Wreszcie mamy oficjalne wyjaśnienie na temat dwóch okrągłych otworów w tylnej części nowego HTC One. Poza głównym obiektywem aparatu mamy tu również mniejszy, umieszczony powyżej, który tak naprawdę… nie robi zdjęć.
Główny aparat nowego One mieści 4-megapikselową matrycę Ultrapixel, która składa się z pikseli o większych rozmiarach i według producenta ma pozwolić na robienie zdjęć lepszej jakości. Jednak bezpośrednio powyżej tego aparatu znalazł się jeszcze jeden, mniejszy obiektyw, o rozdzielczości o połowę mniejszej (2 megapiksele), który rzeczywistości nie robi zdjęć. Jest w stanie natomiast określić stopień postrzegania głębokości, co pozwala aparatowi „zorientować obiekty w fizycznej przestrzeni.”

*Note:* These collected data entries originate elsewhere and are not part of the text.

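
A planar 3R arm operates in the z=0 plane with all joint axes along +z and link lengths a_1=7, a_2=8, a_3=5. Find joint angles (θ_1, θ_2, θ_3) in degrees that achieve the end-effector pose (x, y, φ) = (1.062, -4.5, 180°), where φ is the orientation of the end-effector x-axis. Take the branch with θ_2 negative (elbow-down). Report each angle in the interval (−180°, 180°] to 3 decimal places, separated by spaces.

wrist centre = target − a_3·(cos φ, sin φ) = (6.0620, -4.5000)
cos θ_2 = (56.9978−7²−8²)/(2·7·8) = -0.5000; θ_2 = -120.0013° (elbow-down)
β = atan2(-4.5000,6.0620) = -36.5876°; ψ = atan2(-6.9281,2.9998) = -66.5876°
θ_1 = β − ψ = 30.0000°
θ_3 = φ − θ_1 − θ_2 = -89.9987° (wrapped to (-180°,180°])

30.000 -120.001 -89.999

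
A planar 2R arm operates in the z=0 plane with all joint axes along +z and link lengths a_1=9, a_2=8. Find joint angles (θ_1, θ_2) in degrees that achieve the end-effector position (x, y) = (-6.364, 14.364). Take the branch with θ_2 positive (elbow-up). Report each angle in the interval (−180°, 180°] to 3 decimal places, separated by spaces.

cos θ_2 = (246.8250−9²−8²)/(2·9·8) = 0.7071; θ_2 = 44.9991° (elbow-up)
β = atan2(14.3640,-6.3640) = 113.8958°; ψ = atan2(5.6568,14.6569) = 21.1038°
θ_1 = β − ψ = 92.7920°

92.792 44.999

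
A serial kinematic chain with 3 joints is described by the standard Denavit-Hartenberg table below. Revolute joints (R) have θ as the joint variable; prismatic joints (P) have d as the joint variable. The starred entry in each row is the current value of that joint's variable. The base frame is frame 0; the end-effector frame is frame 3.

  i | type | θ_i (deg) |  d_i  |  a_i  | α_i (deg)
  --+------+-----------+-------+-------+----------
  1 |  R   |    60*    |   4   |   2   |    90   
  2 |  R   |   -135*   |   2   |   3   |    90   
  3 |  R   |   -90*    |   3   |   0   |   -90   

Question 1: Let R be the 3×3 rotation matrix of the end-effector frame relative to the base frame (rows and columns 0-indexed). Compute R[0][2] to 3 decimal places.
-0.354

End-effector z-axis (col 2 of R) = (-0.3536,-0.6124,-0.7071)
R[0][2] = -0.3536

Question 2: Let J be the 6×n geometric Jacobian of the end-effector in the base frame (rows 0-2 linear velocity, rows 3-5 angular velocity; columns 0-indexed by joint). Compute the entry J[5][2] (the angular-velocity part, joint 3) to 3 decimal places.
0.707

axis z_2 = (-0.3536,-0.6124,0.7071); lever o_n−o_2 = (-1.0607,-1.8371,2.1213)
cross product → J_v[:, 2] = (-0.0000,0.0000,0.0000)
J_ω[:, 2] = z_2
entry J[5][2] = 0.7071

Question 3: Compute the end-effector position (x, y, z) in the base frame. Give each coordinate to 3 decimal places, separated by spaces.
after link 1: o_1 = (1.0000, 1.7321, 4.0000)
after link 2: o_2 = (1.6714, -1.1051, 1.8787)
after link 3: o_3 = (0.6107, -2.9422, 4.0000)

0.611 -2.942 4.000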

Podstawową zaletą tego rozwiązania o nazwie Duo Camera jest, według HTC, szybszy autofokus, który potrzebuje na ustawienie ostrości zaledwie 300ms. Aparat, aby zrobić dobre zdjęcie, może korzystać z pomiarów głębokości ustalonych w czasie rzeczywistym a nie musi tracić czasu na dokładne ogniskowanie dopiero w chwili, gdy naciśniemy spust migawki.
All New HTC One
Inne korzyści wiążą się z edycją zdjęć, i dotyczą możliwości uzyskania ciekawych efektów. Np. efekt rozmycia może być w skuteczny, selektywny sposób stosowany dla pierwszego planu albo dla tła przedmiotów. HTC ogłosiło specjalne SDK, które pozwoli twórcom aplikacji na wykorzystanie mapy głębokości zdjęć z aparatu, która będzie przechowywana w postaci metadanych w plikach JPEG.
Źródło: Engadget
Sewix
4-megapikselową kamerę? Czy ja dobrze przeczytałem?
Dobrze przeczytałeś, ale to jest technologia ultrapiksel czyli 4 megapixele razy 3 daje nam 12 standardowych dotychczas znanych .
Task, poprzedni One też taką ma. Filmy kręci ok, ale zdjęcia są tragiczne.